Gallium(III) seems to act as an antagonist to the actions of several ions (Ca^{2+}, Mg^{2+}, Fe^{2+} and Zn^{2+}) in processes of cellular metabolism. The action of gallium on bone metabolism decreases hypercalcemia associated with cancer. However, gallium is mostly found within the cell as a salt in lysosomes.

==Preparation==
Gallium nitrate is commercially available as the hydrate. The nonahydrate may also be prepared by dissolving gallium in nitric acid, followed by recrystallization. The structure of gallium nitrate nonahydrate has been determined by X-ray crystallography.

==Use and manufacturing==

===Preparation of gallium nitride from gallium nitrate===
GaN powder was synthesized using a direct current (DC) non-transferred arc plasma.

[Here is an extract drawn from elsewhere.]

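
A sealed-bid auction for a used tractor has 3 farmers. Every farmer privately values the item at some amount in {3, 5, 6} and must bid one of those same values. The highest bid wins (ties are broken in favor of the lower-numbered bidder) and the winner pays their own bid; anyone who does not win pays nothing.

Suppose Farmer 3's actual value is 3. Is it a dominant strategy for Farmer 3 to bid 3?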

===Medication Information===
Gallium nitrate injection (Ganite) is a clear, colorless, odorless, solution of the nonahydrate (Ga(NO3)3*9H2O) which is readily soluble in water. Each mL of Ganite contains 25 mg of Ga(NO3)3 (anhydrous basis) and sodium citrate dihydrate 28.75 mg. The solution may contain sodium hydroxide or hydrochloric acid for pH adjustment to 6.0-7.0.

===Overdose===
Use of higher doses of gallium nitrate than recommended may cause nausea, vomiting and increases risk of chronic kidney disease. In the case of overdose, serum calcium should be monitored, patients should receive vigorous hydration for 2–3 days and any further drug administrations should be discontinued.

==Treatment==
The action of gallium in gallium nitrate on bone metabolism decreases the hypercalcemia associated with cancer. Gallium inhibits osteoclastic activity and therefore decreases hydroxyapatite crystal formation, with adsorption of gallium onto the surfaces of hydroxyapatite crystals. Also, the increased concentration of gallium in the bone leads to increasing the synthesis of collagen as well as the formation of the bone tissue inside the cell. It has been reported that a protracted infusion was effective against cancer-associated hypercalcemia. Preliminary studies in bladder carcinoma, carcinoma of the urothelium and lymphomas are also promising. Another interesting schedule of subcutaneous injection with low doses of gallium nitrate has been proposed, especially for the treatment of bone metastases, but the definitive results have not yet been published.

==Chemical reactivity==
Gallium nitrate can react with reducing agents to generate heat and products that may be gaseous. The products may themselves be capable of further reactions (such as combustion in the air). The chemical reduction of materials in this group can be rapid, but do not necessarily proceed without addition of heat, catalyst or addition of a solvent. Explosive mixtures of gallium nitrate with reducing agents often remain unchanged for long periods if the reaction is not initiated. It is soluble in water; dissolution weakens but does not nullify its oxidizing capability. Generally, inorganic oxidizing agents can react violently with active metals, cyanides, esters, and thiocyanates.

==Adverse reactions==

===Kidney===
Adverse renal effects have been reported in about 12.5% of patients treated with gallium nitrate. Two patients receiving gallium nitrate and one patient receiving calcitonin developed acute renal failure in a controlled trial of patients with cancer-related hypercalcemia. Also, it was reported that gallium nitrate should not be administered to patients with serum creatinine >2.5 mg/dL.

===Blood pressure===
In a controlled trial of patients, it was noticed a decrease in mean systolic and diastolic blood pressure after the treatment with gallium nitrate. The decrease in blood pressure was asymptomatic and did not require specific treatment.

===Hematologic===
High doses of gallium nitrate were associated with anemia when used in treating patients for advanced cancer. As a result, several patients have received red blood cell transfusions.